As often happens, our son was returning from a school trip to London and my husband had to leave me to pick him up from school and return him home. A 45 minute dash until he could return to me at the hospital. He had asked the doctor for someone to keep an eye on me until he returned.

I waited for a nurse to return with the antibiotics and she said they needed the room so could I wait in the foyer. I replied I could not get up and walk as I was very weak. She said she did not have the time to wheel me into the foyer, so I would have to walk as best I could. I don't even remember walking to the hospital foyer. Just blurred visions of people passing by. I managed to get there and waited for my husband to return. A couple of teenagers asked me if I was alright as I was slumped in the chair. My husband returned and he later said he was so shocked and angry that I was dumped in a chair by the front door, that words failed him.

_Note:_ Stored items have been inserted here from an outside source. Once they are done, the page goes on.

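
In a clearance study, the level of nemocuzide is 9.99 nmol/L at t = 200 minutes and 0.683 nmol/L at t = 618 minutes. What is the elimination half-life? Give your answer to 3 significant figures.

Over Δt = 618 − 200 = 418 minutes, the level fell by a factor of 9.99/0.683 ≈ 14.627.
n = log₂(14.627) ≈ 3.8705 half-lives, so t½ = 418/3.8705 ≈ 108 minutes.

108 minutes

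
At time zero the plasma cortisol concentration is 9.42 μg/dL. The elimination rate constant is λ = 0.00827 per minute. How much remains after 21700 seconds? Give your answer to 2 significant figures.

0.47 μg/dL

t½ = ln 2 / λ = 0.69315 / 0.00827 ≈ 83.815 minutes.
Convert the elapsed time: 21700 seconds = 361.667 minutes.
Number of half-lives: n = 361.667/83.815 ≈ 4.3151.
Remaining = 9.42 × (1/2)^4.3151 = 9.42 × 0.050238 ≈ 0.47324 μg/dL.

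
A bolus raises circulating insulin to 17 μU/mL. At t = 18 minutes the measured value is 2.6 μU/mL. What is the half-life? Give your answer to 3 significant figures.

6.64 minutes

A/A₀ = 2.6/17 ≈ 0.15294.
n = log₂(6.5385) ≈ 2.709 half-lives elapsed in 18 minutes.
t½ = 18/2.709 ≈ 6.6446 minutes.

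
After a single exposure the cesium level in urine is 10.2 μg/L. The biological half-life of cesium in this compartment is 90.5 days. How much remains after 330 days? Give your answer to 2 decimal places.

Number of half-lives: n = 330/90.5 ≈ 3.6464.
Remaining = 10.2 × (1/2)^3.6464 = 10.2 × 0.079859 ≈ 0.81456 μg/L.

0.81 μg/L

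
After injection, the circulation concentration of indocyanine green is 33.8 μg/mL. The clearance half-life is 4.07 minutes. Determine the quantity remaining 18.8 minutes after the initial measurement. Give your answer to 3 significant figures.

1.38 μg/mL

Number of half-lives: n = 18.8/4.07 ≈ 4.6192.
Remaining = 33.8 × (1/2)^4.6192 = 33.8 × 0.04069 ≈ 1.3753 μg/mL.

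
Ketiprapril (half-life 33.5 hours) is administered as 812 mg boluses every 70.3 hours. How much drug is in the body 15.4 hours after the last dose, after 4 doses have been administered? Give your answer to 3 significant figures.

The 4 doses were given 226.3, 156, 85.7, 15.4 hours ago.
Total = 812·(1/2)^(226.3/33.5) + 812·(1/2)^(156/33.5) + 812·(1/2)^(85.7/33.5) + 812·(1/2)^(15.4/33.5)
      = 7.5168 + 32.192 + 137.87 + 590.43 ≈ 768.01 mg.

768 mg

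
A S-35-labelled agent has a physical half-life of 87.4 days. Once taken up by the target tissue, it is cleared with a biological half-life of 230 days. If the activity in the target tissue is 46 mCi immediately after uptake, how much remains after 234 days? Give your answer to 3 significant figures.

1/t_eff = 1/t_phys + 1/t_biol = 1/87.4 + 1/230 = 0.015789 per day.
t_eff = 87.4 × 230 / (87.4 + 230) ≈ 63.333 days.
Remaining = 46 × (1/2)^(234/63.333) = 46 × (1/2)^3.6947 ≈ 3.5525 mCi.

3.55 mCi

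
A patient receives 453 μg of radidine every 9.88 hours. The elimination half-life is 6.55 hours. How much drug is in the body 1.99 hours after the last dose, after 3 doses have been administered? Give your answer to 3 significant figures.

The 3 doses were given 21.75, 11.87, 1.99 hours ago.
Total = 453·(1/2)^(21.75/6.55) + 453·(1/2)^(11.87/6.55) + 453·(1/2)^(1.99/6.55)
      = 45.341 + 128.99 + 366.98 ≈ 541.31 μg.

541 μg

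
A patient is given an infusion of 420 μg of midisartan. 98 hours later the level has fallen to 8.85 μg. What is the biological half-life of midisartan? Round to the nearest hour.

18 hours

A/A₀ = 8.85/420 ≈ 0.021071.
n = log₂(47.458) ≈ 5.5686 half-lives elapsed in 98 hours.
t½ = 98/5.5686 ≈ 17.599 hours.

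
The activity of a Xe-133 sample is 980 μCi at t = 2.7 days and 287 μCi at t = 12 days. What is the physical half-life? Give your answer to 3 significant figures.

Over Δt = 12 − 2.7 = 9.3 days, the level fell by a factor of 980/287 ≈ 3.4146.
n = log₂(3.4146) ≈ 1.7717 half-lives, so t½ = 9.3/1.7717 ≈ 5.2491 days.

5.25 days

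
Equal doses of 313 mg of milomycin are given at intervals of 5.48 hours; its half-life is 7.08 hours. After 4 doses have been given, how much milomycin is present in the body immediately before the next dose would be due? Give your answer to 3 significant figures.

389 mg

The 4 doses were given 21.92, 16.44, 10.96, 5.48 hours ago.
Total = 313·(1/2)^(21.92/7.08) + 313·(1/2)^(16.44/7.08) + 313·(1/2)^(10.96/7.08) + 313·(1/2)^(5.48/7.08)
      = 36.605 + 62.595 + 107.04 + 183.04 ≈ 389.28 mg.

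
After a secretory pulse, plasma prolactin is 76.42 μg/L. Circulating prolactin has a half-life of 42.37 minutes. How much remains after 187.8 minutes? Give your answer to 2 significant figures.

3.5 μg/L

Number of half-lives: n = 187.8/42.37 ≈ 4.4324.
Remaining = 76.42 × (1/2)^4.4324 = 76.42 × 0.046315 ≈ 3.5394 μg/L.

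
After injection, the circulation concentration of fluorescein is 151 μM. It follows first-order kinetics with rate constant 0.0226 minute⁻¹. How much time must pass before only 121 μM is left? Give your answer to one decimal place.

t½ = ln 2 / λ = 0.69315 / 0.0226 ≈ 30.67 minutes.
Fraction remaining = 121/151 ≈ 0.80132.
n = log₂(151/121) = ln(1.2479)/ln 2 ≈ 0.31954 half-lives.
t = n × t½ = 0.31954 × 30.67 ≈ 9.8004 minutes.

9.8 minutes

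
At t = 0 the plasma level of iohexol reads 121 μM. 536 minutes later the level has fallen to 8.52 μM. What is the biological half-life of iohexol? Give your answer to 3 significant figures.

140 minutes

A/A₀ = 8.52/121 ≈ 0.070413.
n = log₂(14.202) ≈ 3.828 half-lives elapsed in 536 minutes.
t½ = 536/3.828 ≈ 140.02 minutes.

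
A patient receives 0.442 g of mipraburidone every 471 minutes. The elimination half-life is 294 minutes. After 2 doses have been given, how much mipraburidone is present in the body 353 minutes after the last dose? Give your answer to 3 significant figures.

The 2 doses were given 824, 353 minutes ago.
Total = 0.442·(1/2)^(824/294) + 0.442·(1/2)^(353/294)
      = 0.063346 + 0.1923 ≈ 0.25565 g.

0.256 g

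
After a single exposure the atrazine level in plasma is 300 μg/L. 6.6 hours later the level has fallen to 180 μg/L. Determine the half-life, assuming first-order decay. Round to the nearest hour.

A/A₀ = 180/300 ≈ 0.6.
n = log₂(1.6667) ≈ 0.73697 half-lives elapsed in 6.6 hours.
t½ = 6.6/0.73697 ≈ 8.9556 hours.

9 hours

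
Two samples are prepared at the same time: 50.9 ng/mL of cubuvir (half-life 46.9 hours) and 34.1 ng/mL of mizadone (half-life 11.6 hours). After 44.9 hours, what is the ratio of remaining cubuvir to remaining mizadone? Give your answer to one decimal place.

11.2

cubuvir: 50.9 × (1/2)^(44.9/46.9) = 50.9 × (1/2)^0.95736 ≈ 26.213 ng/mL.
mizadone: 34.1 × (1/2)^(44.9/11.6) = 34.1 × (1/2)^3.8707 ≈ 2.3311 ng/mL.
Ratio ≈ 26.213 / 2.3311 ≈ 11.245.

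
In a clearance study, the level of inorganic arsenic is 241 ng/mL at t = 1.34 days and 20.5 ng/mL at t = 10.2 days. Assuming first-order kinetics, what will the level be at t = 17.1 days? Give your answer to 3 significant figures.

3.01 ng/mL

Over Δt = 10.2 − 1.34 = 8.86 days, the level fell by a factor of 241/20.5 ≈ 11.756.
n = log₂(11.756) ≈ 3.5553 half-lives, so t½ = 8.86/3.5553 ≈ 2.492 days.
From t = 10.2 to t = 17.1: 20.5 × (1/2)^((17.1−10.2)/2.492) ≈ 3.0078 ng/mL.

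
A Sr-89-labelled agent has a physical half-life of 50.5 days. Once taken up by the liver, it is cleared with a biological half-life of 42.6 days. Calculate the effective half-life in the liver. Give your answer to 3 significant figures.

1/t_eff = 1/t_phys + 1/t_biol = 1/50.5 + 1/42.6 = 0.043276 per day.
t_eff = 50.5 × 42.6 / (50.5 + 42.6) ≈ 23.107 days.

23.1 days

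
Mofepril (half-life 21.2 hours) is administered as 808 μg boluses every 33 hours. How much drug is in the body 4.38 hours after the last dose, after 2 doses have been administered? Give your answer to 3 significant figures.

The 2 doses were given 37.38, 4.38 hours ago.
Total = 808·(1/2)^(37.38/21.2) + 808·(1/2)^(4.38/21.2)
      = 238.03 + 700.19 ≈ 938.22 μg.

938 μg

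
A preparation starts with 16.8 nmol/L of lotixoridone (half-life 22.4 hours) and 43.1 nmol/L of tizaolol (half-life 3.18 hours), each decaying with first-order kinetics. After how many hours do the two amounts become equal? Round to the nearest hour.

5 hours

Set 16.8·(1/2)^(t/22.4) = 43.1·(1/2)^(t/3.18).
Taking log₂: log₂(16.8/43.1) = t·(1/22.4 − 1/3.18).
log₂(0.38979) = -1.3592; 1/22.4 − 1/3.18 = -0.26982.
t = -1.3592 / -0.26982 ≈ 5.0375 hours.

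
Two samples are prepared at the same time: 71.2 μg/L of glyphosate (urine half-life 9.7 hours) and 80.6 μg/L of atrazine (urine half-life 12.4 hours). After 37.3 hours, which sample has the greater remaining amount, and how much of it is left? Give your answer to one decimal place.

atrazine, 10.0 μg/L

glyphosate: 71.2 × (1/2)^3.8454 ≈ 4.9535 μg/L.
atrazine: 80.6 × (1/2)^3.0081 ≈ 10.019 μg/L.
Atrazine has more remaining, at ≈ 10.019 μg/L.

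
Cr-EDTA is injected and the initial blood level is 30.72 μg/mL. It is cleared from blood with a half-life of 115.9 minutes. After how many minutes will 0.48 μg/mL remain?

0.48/30.72 = 1/64, so 6 half-lives have elapsed.
t = 6 × 115.9 = 695.4 minutes.

695.4 minutes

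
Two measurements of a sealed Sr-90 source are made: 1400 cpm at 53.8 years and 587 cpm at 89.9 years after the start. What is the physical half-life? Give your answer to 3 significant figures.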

I returned home and battled through the next few days. I saw a practice GP and my husband related the hospital experience and the GP agreed it was totally unacceptable. "You should still be in hospital now" . The GP also said to hear the hospital was full mid week was a worry. I have now battled through the last fortnight. I returned and saw my GP yesterday who said he had heard people were being sent to Shrewsbury hospital some 50ish miles away. He said the situation for patients" was intolerable and was falling far below acceptable standards of care." I am now having further blood tests next week as I am still experiencing poor energy levels and feel very weak.

Staff in hospitals CARE Mr Cameron and Mr Hunt. There are not enough of them to cope. Wards have been shut. There are not enough beds to cope. Staff are doing their best in impossible circumstances with poor resources, yet Mr Hunt demoralises them on a daily basis, akin to IDS with his constant barracking of job seekers. I live in rural North Wales. It is hard enough with hospitals already few and far between, without thinking in future we have to travel to England for most healthcare. An elderly neighbour has been told her spinal op will be done in Staffordshire over 100 miles away. How are relatives supposed to visit their sick mother? It is in another country, miles away from her support network!

You are creating an NHS that frightened, ill people cannot recognise or understand. We all know you want to privatise the entire thing.We know that you want to create a ghetto system of care for those who cannot afford private health insurance, but hey it does not affect your sort Dave so us working classes can suffer!

I needed the NHS a fortnight ago desparately, but I was met by Cameron's version of the NHS, a 1984 Orwellian nightmare. If Labour and Andy Burnham gain power in 2015 will there be an NHS left to save?